5. Concluding thoughts
I conclude by inviting future scholars to participate in the visual turn in tourism research (Pernecky and Rakić, 2019; Rakić and Chambers, 2011; Ivanova et al., 2021) and discussed in this special issue, to further explore the complexity of visuality of their choice of methods. By analysing my fieldwork and interviews, I have offered insights for researchers to further scrutinise how they interpret the intricate interplay of visuality. I have raised questions regarding who holds the authoritarian intent of producing images during fieldwork, particularly concerning the ethical challenges involved in countering research participants’ internal modes of visuality. Overall, I found myself in a position of significant power to claim “the right to look” (Mirzoeff, 2011) and to impose a specific narrative by deciding what the images should represent. For future researchers, it is important to note that researchers do not entirely control visuality, and that research participants also hold power in selecting a visuality. As such, visual methods create tension between Visuality 1 − an authoritarian perspective − and Visuality 2 − a disruptive visualisation. In my case, research participants’ perspectives were shaped by a commercialised image of pure nature (Margaryan and Fossgard, 2021; Eriksson and Clausen, 2024), which I sought to counter.
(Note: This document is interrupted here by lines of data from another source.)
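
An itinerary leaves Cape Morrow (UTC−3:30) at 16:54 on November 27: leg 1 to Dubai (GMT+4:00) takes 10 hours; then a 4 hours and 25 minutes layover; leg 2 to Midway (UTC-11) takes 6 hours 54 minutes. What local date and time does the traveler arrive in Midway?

06:43 on November 28

Convert departure to UTC: 16:54 + 3:30 = 20:24 UTC on Nov 27.
Add 10 hours leg 1 → 06:24 UTC (Nov 28).
Add 4 hours 25 minutes layover in Dubai → 10:49 UTC.
Add 6 hours and 54 minutes leg 2 → 17:43 UTC.
Midway is UTC−11:00, so local arrival = 17:43 − 11:00 = 06:43 on Nov 28.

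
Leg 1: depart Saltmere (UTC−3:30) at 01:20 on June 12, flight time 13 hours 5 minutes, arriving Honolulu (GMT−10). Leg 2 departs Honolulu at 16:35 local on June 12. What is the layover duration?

8 hours 40 minutes

Convert departure to UTC: 01:20 + 3:30 = 04:50 UTC on Jun 12.
Add 13 hours and 5 minutes flight time → 17:55 UTC.
Honolulu is UTC−10:00, so local arrival = 17:55 − 10:00 = 07:55 on Jun 12.
Layover = 16:35 − 07:55 = 8 hours 40 minutes.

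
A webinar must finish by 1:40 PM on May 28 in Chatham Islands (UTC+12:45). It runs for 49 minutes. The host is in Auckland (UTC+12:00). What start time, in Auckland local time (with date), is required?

Target end time in UTC: 1:40 PM − 12:45 = 12:55 AM on May 28.
Subtract 49 minutes → start 12:06 AM UTC on May 28.
Auckland is UTC+12:00: 12:06 AM + 12:00 = 12:06 PM on May 28.

12:06 PM on May 28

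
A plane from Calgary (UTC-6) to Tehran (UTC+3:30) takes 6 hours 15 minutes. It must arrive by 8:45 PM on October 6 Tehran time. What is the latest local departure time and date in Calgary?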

Future researchers should consider the possibility of reconciling the interplay of contrasting visualities − which is part of what makes qualitative visual methods so powerful!
The main argument I wish to contribute is that researchers’ perspectives need to sometimes challenge and juxtapose their research participants’ perceptions. Qualitative visual methods are not merely about reinforcing authoritarian visuality (Schept, 2014) or countering it through the reverse gaze (Ivanova et al., 2021) but critically reflecting on the visual intent of touristic experiences. In the future researchers using qualitative visual methods will hopefully find ways which will enable them to navigate these intersecting and often conflicting visualities. Visuality defines linearity; there are no straightforward paths to determining which visuality should be prioritised. Indeed, tourism scholars need to recognise that research participants can intentionally shape the visual intent, and at times, scholars could also choose to actively resist their participants’ influences to unveil and challenge visualities.
Declaration of interests: There are no competing interests to declare.